2. Stacking together different arrays
a. Vertical
$ a = np.array([[ 8., 8.],
[ 0., 0.]])
$ b = np.array([[ 1., 8.],
[ 0., 4.]])
$ np.vstack((a,b))
array([[ 8., 8.],
[ 0., 0.],
[ 1., 8.],
[ 0., 4.]])
b. Horizontal
$ np.hstack((a,b))
array([[ 8., 8., 1., 8.],
[ 0., 0., 0., 4.]])
c. stacks 1D arrays as columns into a 2D array
$ np.column_stack((a,b))
Attention: If we want to create an array by stacking along one axis, we can use r_
or c_
operation.
3. Splitting one array
Chapter4 Copies and Views
NumPy has some methods to share same data, and there are three cases to introduce these methods.
1. Not copy
When we use simple assignments, id doesn’t make a copy for existed array objects. Thus, when we use id()
function, we will get same id.
$ a = np.arange(12)
$ b = a
$ b is a
True
# id(a) = id(b)
2. View or Shallow Copy
When we use view or shallow copy, we will get different arrays, which share same datas. First, we will introduce view
method.
$ c = a.view()
$ c is a
False
$ c.base is a
True
If we slice a array, we can get a view of sub-array as a return.
3. Deep Copy
If we want to get a complete copy of an array and its data, we must use deep copy(copy
method) to achieve it.
$ d = a.copy()
$ d is a
Flase
$ d.base is a
False
All in all, if we want to know about some other methods on NumPy, we can find relevant explaination in official Docs.

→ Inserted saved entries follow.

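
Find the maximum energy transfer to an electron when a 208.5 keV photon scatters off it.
93.6903 keV

Maximum energy transfer occurs at θ = 180° (backscattering).

Initial photon: E₀ = 208.5 keV → λ₀ = 5.9465 pm

Maximum Compton shift (at 180°):
Δλ_max = 2λ_C = 2 × 2.4263 = 4.8526 pm

Final wavelength:
λ' = 5.9465 + 4.8526 = 10.7991 pm

Minimum photon energy (maximum energy to electron):
E'_min = hc/λ' = 114.8097 keV

Maximum electron kinetic energy:
K_max = E₀ - E'_min = 208.5000 - 114.8097 = 93.6903 keV

(Intermediate values are shown rounded; full precision is carried through to the final answer.)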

Chapter5 Fancy Indexing and Index Tricks
Compared with array in Python, NumPy offers more functions on arrays, arrays can be indexes by arrays of numbers or booleans.

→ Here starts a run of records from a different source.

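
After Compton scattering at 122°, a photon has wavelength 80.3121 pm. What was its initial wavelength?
76.6000 pm

From λ' = λ + Δλ, we have λ = λ' - Δλ

First calculate the Compton shift:
Δλ = λ_C(1 - cos θ)
Δλ = 2.4263 × (1 - cos(122°))
Δλ = 2.4263 × 1.5299
Δλ = 3.7121 pm

Initial wavelength:
λ = λ' - Δλ
λ = 80.3121 - 3.7121
λ = 76.6000 pm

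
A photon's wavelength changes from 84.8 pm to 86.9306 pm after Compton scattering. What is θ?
83.00°

First find the wavelength shift:
Δλ = λ' - λ = 86.9306 - 84.8 = 2.1306 pm

Using Δλ = λ_C(1 - cos θ), with λ_C = h/(m_e·c) ≈ 2.42631024 pm:
cos θ = 1 - Δλ/λ_C
cos θ = 1 - 2.1306/2.42631024
cos θ = 0.121877

θ = arccos(0.121877)
θ = 83.00°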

1. Indexed by Arrays of indices
For one-dimensional arrays, we can get the data in certain position according to arrays of indices, and the result corresponds to the shape of arrays of indices.
$ a = np.arange(12)**2
$ i = np.array( [ 1,1,3,8,5 ] )
$ a[i]
array([ 1, 1, 9, 64, 25])
$ i = np.array( [ [ 3, 4], [ 9, 7 ] ] )
array([[ 9, 16],
[81, 49]])
For multidimensional arrays, we can also use arrays of indices to get result, but the arrays of indicies for each dimension must have same shape.

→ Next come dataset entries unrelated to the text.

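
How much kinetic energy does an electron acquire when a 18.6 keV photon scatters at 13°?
0.0173 keV

By energy conservation: K_e = E_initial - E_final

First find the scattered photon energy:
Initial wavelength: λ = hc/E = 66.6582 pm
Compton shift: Δλ = λ_C(1 - cos(13°)) = 0.0622 pm
Final wavelength: λ' = 66.6582 + 0.0622 = 66.7204 pm
Final photon energy: E' = hc/λ' = 18.5827 keV

Electron kinetic energy:
K_e = E - E' = 18.6000 - 18.5827 = 0.0173 keV

(Intermediate values are shown rounded; full precision is carried through to the final answer.)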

$ a = array([[ 0, 1, 2, 3],
[ 4, 5, 6, 7],
[ 8, 9, 10, 11]])
$ i = np.array([[0,1],
[1,2]])
$ j = np.array([[2,1],
[3,3]])
$ a[i,j]
array([[2,5],
[7,11]])
The classical application of arrays of indices is the search of the maximum value of time-dependent arrays.
We can also use indexing with arrays as a target to assign to:
$ a = array([0, 1, 2, 3, 4])
$ a[[1,3,4]] = 0
$ a
array([0, 0, 2, 0, 0]) In a similar way, we can use arrays of indices to fulfill further operations on arrays.
$ a[[0,0,2]]=[1,2,3] # assignment
$ a[[0,0,2]]+=1 # add
2. Indexing with Boolean Arrays
Boolean arrays we can achieve different approaches on array operations. We can pick up specific elements in arrays according to boolean values in arrays. Given an example as follow:
$ a = np.arange(12).reshape(3,4)
$ b = a > 4
$ b
array([[False, False, False, False],
[False, True, True, True],
[ True, True, True, True]])
$ a[b] = 0
$ a
array([[0, 1, 2, 3],
[4, 0, 0, 0],
[0, 0, 0, 0]])
# This means that every element higher than 4 becomes 0.
3. The ix_() function
Chpater6 Some tips
1. Simple Array Operation
Numpy gives some functions to fulfill linear operations:
$ a.transpose() # can achieve the function of transposing matrix
$ u = np.eye(n) # get a array with ones on diagonal and zeros elsewhere.
2. “Automatic” Reshaping
If you want to change the dimension of an array, you can omit one of the sizes, because numpy can add this size number automatically according to other sizes.
3. Vector Stacking
If you want to construct a new array according to two arrays,which have same size, then you can use function vstack
and hstack
:
$ x = np.arange(0,10,2)
$ y = np.arange(5)
$ np.vastack(x, y)
[[0,2,4,6,8],
[0,1,2,3,4]]
$ np.hstack([x,y])
[0,2,4,6,8,0,1,2,3,4]
4. Histograms
Numpy has a function named histograms
, which can be used to generate a pair of vectors: the histogram of the array and the vector of bins. So if we want to get histograms, we can use this function. matplotlib also have a similar function to build a histogram, but there is a main difference between them that the histogram function in numpy just generate datas, instead of the diagram.
Summary
Numpy is an effective pyhton calculation package, if we want to operate scientific calculation, Numpy is the best choice. Further guide of the functions in Numpy can be found in offical website.